Thursday, August 7, 2008

Christianity without doctrine

Doctrine is divisive. This effect is intentional. To believe in doctrinal truth is also to believe in the possibility of doctrinal falsehoods. If doctrines delineate true and false, then the proponents of doctrines are similarly delineated into groups that each believe the others to be mistaken. Why can't Christians, for the sake of unity, toss all that stuff out the window?

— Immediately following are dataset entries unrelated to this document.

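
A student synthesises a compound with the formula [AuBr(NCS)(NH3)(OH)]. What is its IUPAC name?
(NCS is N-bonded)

amminebromohydroxoisothiocyanatogold(III)

There is no counter-ion, so the complex is neutral overall.
Ligand charges: 1×ammine (neutral), 1×hydroxo (-1 each), 1×isothiocyanato (-1 each), 1×bromo (-1 each); total -3. So Au + (-3) = 0, giving Au = +3.
Ligands are named alphabetically: ammine before bromo before hydroxo before isothiocyanato.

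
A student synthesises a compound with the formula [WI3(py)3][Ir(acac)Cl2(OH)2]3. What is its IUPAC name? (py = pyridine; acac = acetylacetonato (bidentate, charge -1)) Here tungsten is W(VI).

triiodotris(pyridine)tungsten(VI) (acetylacetonato)dichlorodihydroxoiridate(IV)

Both ions are complex: the cation is named first with the plain metal name, the anion second with the -ate form; each ion's ligands are alphabetised independently.
W is given as +6; the cation's ligand charges sum to -3, so the complex cation is 3+.
With 3 anions per cation, each anion must be 3/3 = 1−.
Anion: ligand charges sum to -5; for the ion to be 1−, Ir = +4.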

Picture what that would mean. When a church, a body of disciples, has no doctrines, then everybody has nothing to disagree over (that's the ideal, anyway). The beliefs of individuals don't matter, because they can be neither right nor wrong. So no doctrine leads to each person holding to any doctrine. But if disciples can pick and choose their doctrines (passing over the question of what basis they use), then what is Christianity's distinction in the sea of ideas? Truth can't be chosen; truth is. Christianity without truth isn't a Christianity worthy of martyrs.

Nevertheless, the necessity of doctrine in order to uphold the very concept of solid spiritual truth doesn't (and shouldn't) prevent Christians from cooperating to accomplish good. In many causes agreeable to the Christian faith, they can also cooperate with other religions and secularists. Frankly, doctrinal differences aren't relevant to every action.

Yet doctrinal differences are inescapably relevant to Christian practice: sermons, governance, sacraments. Churches that profess no doctrine really do have doctrines, demonstrated by their words and actions. Faith isn't the same as "works", but works "prove" faith. Doctrines are analogous.